Theoretical Method to Predict Internal Force of Crossbeam in Steel–Concrete Composite Twin I-Girder Bridge under Torsional Loading

Abstract

During the operational phase of a bridge, the crossbeam, acting as a supporting member, plays an important role in keeping the cross-sectional shape constant in addition to resisting against various lateral and longitudinal loads and distributing the dead and the live loads to the adjacent main girders. The complex functional requirements lead to a complex internal force composition of the crossbeam. When subjected to torque, the two main beams of the twin I-girder bridge will have deformation in opposite longitudinal directions (known as warping deformation) to counteract the torque.

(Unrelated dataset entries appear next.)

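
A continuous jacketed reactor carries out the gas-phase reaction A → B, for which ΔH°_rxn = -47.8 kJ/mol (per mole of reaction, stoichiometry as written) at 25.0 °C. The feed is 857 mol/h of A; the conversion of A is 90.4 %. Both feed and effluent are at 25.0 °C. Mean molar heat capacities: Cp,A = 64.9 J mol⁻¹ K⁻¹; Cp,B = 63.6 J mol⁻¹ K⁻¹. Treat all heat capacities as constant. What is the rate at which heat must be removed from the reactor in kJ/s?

Q_out = 10.3 kJ/s

Extent of reaction ξ = 0.904 × 857 = 774.73 mol/h
Reaction term: ξ·ΔH°_rxn = 774.73 × -47.8 = -37032 kJ/h
Q = ΔH = -37032 kJ/h = -10.287 kW
Heat removed = 10.287 kJ/s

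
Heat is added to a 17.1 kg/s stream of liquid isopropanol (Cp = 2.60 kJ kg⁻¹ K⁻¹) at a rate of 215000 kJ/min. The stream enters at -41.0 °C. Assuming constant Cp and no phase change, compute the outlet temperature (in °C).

Q = 215000 kJ/min = 3583.3 kJ/s
ΔT = Q/(ṁ·Cp) = 3583.3/(17.1×2.60) = 80.597 K
T_out = -41.0 + 80.597 = 39.597 °C

T_out = 39.6 °C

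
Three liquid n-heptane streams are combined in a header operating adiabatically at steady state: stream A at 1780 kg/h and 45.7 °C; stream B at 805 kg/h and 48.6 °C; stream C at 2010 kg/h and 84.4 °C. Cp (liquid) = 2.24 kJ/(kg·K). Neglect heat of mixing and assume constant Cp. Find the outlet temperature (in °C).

T_out = 63.1 °C

Adiabatic, steady state ⇒ Σ ṁᵢCp,ᵢ(T_out − Tᵢ) = 0
Σ ṁᵢCp,ᵢTᵢ = 1780×2.24×45.7 + 805×2.24×48.6 + 2010×2.24×84.4 = 649850
Σ ṁᵢCp,ᵢ = 1780×2.24 + 805×2.24 + 2010×2.24 = 10293
T_out = 649850 / 10293 = 63.137 °C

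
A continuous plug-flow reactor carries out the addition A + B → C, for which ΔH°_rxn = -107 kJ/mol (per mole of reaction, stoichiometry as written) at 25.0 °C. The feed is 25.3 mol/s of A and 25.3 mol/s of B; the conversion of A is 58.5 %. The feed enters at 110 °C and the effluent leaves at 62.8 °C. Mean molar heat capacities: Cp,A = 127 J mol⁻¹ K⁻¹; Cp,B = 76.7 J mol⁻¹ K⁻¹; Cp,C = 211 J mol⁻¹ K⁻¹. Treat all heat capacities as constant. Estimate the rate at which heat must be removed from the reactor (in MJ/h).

Extent of reaction ξ = 0.585 × 25.3 = 14.8 mol/s
Reaction term: ξ·ΔH°_rxn = 14.8 × -107 = -1583.7 kJ/s
Sensible, feed 110→25 °C: -438.06 kJ/s
Outlet flows (mol/s): A 10.5, B 10.5, C 14.8
Sensible, products 25→62.8 °C: 198.89 kJ/s
Q = ΔH = -1822.8 kJ/s = -1822.8 kW
Heat removed = 6562.2 MJ/h

Q_out = 6560 MJ/h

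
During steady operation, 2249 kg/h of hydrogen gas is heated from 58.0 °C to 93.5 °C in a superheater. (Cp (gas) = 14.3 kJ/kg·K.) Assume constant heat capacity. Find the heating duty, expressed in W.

Q = 317000 W

Q = ṁ·Cp·ΔT = 2249 × 14.3 × (93.5 − 58.0) = 1.1417e+06 kJ/h
Converting: 1.1417e+06 / 3600 s = 317.14 kW
Heating duty = 317140 W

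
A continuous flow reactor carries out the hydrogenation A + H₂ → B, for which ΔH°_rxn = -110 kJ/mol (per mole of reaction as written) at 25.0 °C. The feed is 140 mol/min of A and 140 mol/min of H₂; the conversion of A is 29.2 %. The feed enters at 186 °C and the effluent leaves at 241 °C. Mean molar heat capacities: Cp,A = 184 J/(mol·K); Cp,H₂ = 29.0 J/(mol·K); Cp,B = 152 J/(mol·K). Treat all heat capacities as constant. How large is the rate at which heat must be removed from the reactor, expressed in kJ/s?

Extent of reaction ξ = 0.292 × 140 = 40.88 mol/min
Reaction term: ξ·ΔH°_rxn = 40.88 × -110 = -4496.8 kJ/min
Sensible, feed 186→25 °C: -4801 kJ/min
Outlet flows (mol/min): A 99.12, H₂ 99.12, B 40.88
Sensible, products 25→241 °C: 5902.5 kJ/min
Q = ΔH = -3395.3 kJ/min = -56.589 kW
Heat removed = 56.589 kJ/s

Q_out = 56.6 kJ/s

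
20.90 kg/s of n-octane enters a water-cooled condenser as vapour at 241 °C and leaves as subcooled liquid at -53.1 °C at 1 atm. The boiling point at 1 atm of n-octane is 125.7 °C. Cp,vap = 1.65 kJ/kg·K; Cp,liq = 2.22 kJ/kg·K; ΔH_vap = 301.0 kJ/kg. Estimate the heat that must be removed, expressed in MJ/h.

Q_c = 66800 MJ/h

vapour 241→125.7 °C: -190.24 kJ/kg
condensation at 125.7 °C: -301 kJ/kg
liquid 125.7→-53.1 °C: -396.94 kJ/kg
Δh = -190.24 + -301 + -396.94 = -888.18 kJ/kg
Q = ṁ·Δh = 20.90 kg/s × -888.18 kJ/kg = -18563 kJ/s
|Q| = 18563 kW = 66827 MJ/h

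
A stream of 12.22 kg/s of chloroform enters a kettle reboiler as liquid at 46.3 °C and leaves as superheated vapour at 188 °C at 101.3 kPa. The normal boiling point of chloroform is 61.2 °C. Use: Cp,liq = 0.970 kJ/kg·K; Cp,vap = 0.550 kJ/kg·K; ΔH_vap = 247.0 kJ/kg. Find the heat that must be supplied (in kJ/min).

Q = 243000 kJ/min

liquid 46.3→61.2 °C: 14.453 kJ/kg
vaporisation at 61.2 °C: 247 kJ/kg
vapour 61.2→188 °C: 69.74 kJ/kg
Δh = 14.453 + 247 + 69.74 = 331.19 kJ/kg
Q = ṁ·Δh = 12.22 kg/s × 331.19 kJ/kg = 4047.2 kJ/s
|Q| = 4047.2 kW = 242830 kJ/min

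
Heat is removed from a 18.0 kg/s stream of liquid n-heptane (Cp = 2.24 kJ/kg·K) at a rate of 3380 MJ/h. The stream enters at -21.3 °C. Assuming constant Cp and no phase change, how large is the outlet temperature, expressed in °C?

Q = 3380 MJ/h = 938.89 kJ/s
ΔT = Q/(ṁ·Cp) = 938.89/(18.0×2.24) = 23.286 K
T_out = -21.3 − 23.286 = -44.586 °C

T_out = -44.6 °C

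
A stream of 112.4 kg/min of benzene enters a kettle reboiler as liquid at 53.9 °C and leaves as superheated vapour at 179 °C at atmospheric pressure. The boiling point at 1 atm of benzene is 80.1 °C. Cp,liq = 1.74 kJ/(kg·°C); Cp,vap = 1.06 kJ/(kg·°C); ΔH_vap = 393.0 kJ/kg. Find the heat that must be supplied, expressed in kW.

liquid 53.9→80.1 °C: 45.588 kJ/kg
vaporisation at 80.1 °C: 393 kJ/kg
vapour 80.1→179 °C: 104.83 kJ/kg
Δh = 45.588 + 393 + 104.83 = 543.42 kJ/kg
Q = ṁ·Δh = 112.4 kg/min × 543.42 kJ/kg = 61081 kJ/min
|Q| = 1018 kW

Q = 1020 kW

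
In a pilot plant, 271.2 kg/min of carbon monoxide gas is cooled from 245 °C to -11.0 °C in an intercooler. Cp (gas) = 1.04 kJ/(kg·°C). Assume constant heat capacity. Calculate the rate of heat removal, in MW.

Q_c = 1.20 MW

Q = ṁ·Cp·ΔT = 271.2 × 1.04 × (-11.0 − 245) = -72204 kJ/min
Converting: 72204 / 60 s = 1203.4 kW
Cooling duty = 1.2034 MW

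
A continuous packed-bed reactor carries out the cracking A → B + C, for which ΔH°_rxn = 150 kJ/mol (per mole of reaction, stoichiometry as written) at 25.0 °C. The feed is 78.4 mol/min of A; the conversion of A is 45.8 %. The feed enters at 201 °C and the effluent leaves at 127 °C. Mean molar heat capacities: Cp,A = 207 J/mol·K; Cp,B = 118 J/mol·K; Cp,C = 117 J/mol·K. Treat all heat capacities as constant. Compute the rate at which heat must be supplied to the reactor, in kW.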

The existing research has not considered the impact of main beam warping deformation on the internal force of the crossbeam. Based on the existing research, this article further considers the impact of main beam warping deformation on the internal force of the crossbeam, making the calculation of the internal force of the crossbeam more accurate. The results show that the torsional characteristics of the continuous twin I-girder bridge can be calculated using Vlasov’s theory of thin-walled structures combined with the displacement method. As for the effect of the crossbeam on the torsional stiffness of the structure, it can be managed by making the crossbeam stiffness continuous; however, in general, the equivalent stiffness is small compared to the stiffness of the main beam and it can be ignored. The crossbeam can be simplified to a bar with two solid ends for the internal force calculation whose formula is proposed in this paper, based on the existing frame model, and it can further consider the influence of warping deformation of the main beam on the internal force of the beam, and the calculation accuracy is high.